Subject: New Thumbnail Policy - Please read

StaceyG opened this issue on Jan 22, 2007 · 423 posts


danamongden posted Wed, 06 June 2007 at 11:18 PM

Stacey,

While I am in that minority, my main complaint is NOT with the policy itself.  It is your site, and you would be within your collective rights to make whatever policy you wanted, even over the objections of a majority of the users.  

Rather, my main complaint is with the heavy-handed action you take in response to a thumbnail violation, i.e. pulling the image itself.  I have made the suggestion that you pursue another approach, one that addressed just the thumbnail, not the image that was actually in compliance.  

One suggestion was merely to replace the violating thumbnail with the generic Content Advisory one.   JumpStartMe2 replied that, "...we have no problem placing a standard content advisory for violating thumbs, but because we have to do this manually, we have allowed members to grab a copy of this thumb and use it if they want...but you have to upload it..it wont be done automatically by the generator."  So, that seemed to be acceptable, except that it was work, and had to be done by hand.  And yet, the violations are still currently handled by hand, while causing much more ire than I believe this solution would.

I then suggested a more automated approach, one where the thumbnail itself could be flagged as being in violation, allowing the gallery code to show the Content Advisory thumbnail automatically when appropriate.  However, you shot that down as being too low of a priority for the programmers compared to other ongoing projects.  When I reiterated my perception of its importance, your polite dismissal translated to: We've already decided, so please be quiet now.

Thus, I am left with the perception that you have already made up your minds not to address this issue of how you deal with thumbnail violations, and that you don't particularly care if the artists are upset.

Nor am I swayed by your statistics of sitewide happiness as justification that we're all happy with this policy.  Around the same time you did this, the gallery performance picked up significantly.  Ditto with forum performance.  All in all, you and your team have made excellent progress on improving the usability of the site, and you have been properly rewarded by a swelling of traffic and site use.  However, to point to that success as a sign of approval for the handling of thumbnail violations is inappropriate.  I could just as easily say that the site success is a sign that my art has improved.  Correlation is not the same as causation.  

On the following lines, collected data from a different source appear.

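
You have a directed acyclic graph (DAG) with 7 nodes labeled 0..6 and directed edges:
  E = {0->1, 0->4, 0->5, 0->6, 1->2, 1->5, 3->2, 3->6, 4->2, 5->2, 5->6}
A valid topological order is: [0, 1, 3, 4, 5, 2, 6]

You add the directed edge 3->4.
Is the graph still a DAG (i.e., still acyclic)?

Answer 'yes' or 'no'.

Given toposort: [0, 1, 3, 4, 5, 2, 6]
Position of 3: index 2; position of 4: index 3
New edge 3->4: forward
Forward edge: respects the existing order. Still a DAG, same toposort still valid.
Still a DAG? yes

Answer: yes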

You also say that it's such a small, trivial percentage of thumbnails that run into violations.  If it is such a small number, then doing the work of replacing the offending thumbnails with the Content Advisory one (rather that hitting the "Suspend Image") button should be a small enough workload to handle though existing mechanisms.  Or, if there are indeed too many to do that feasibly, then this really SHOULD be a priority to address in an automated fashion. 

In the meantime, I know artists who continue to think that you do not take their position into account.  You can say you do, but your actions indicate otherwise.  You eventually responded with a good solution to the whole image-resizing uproar, but you're not giving me any hope that you will do so here.  So, let me ask you straight out.  Is it your ongoing desire to always treat thumbnail violations by suspending the image itself, or do you desire to find a solution that allows the image to go on uninterrupted while the thumbnail is suspended separately?  If the former, then I would be interested in how you justify that sanction with your statement of taking the artists' feelings into account.  If the latter, when might we see some progress?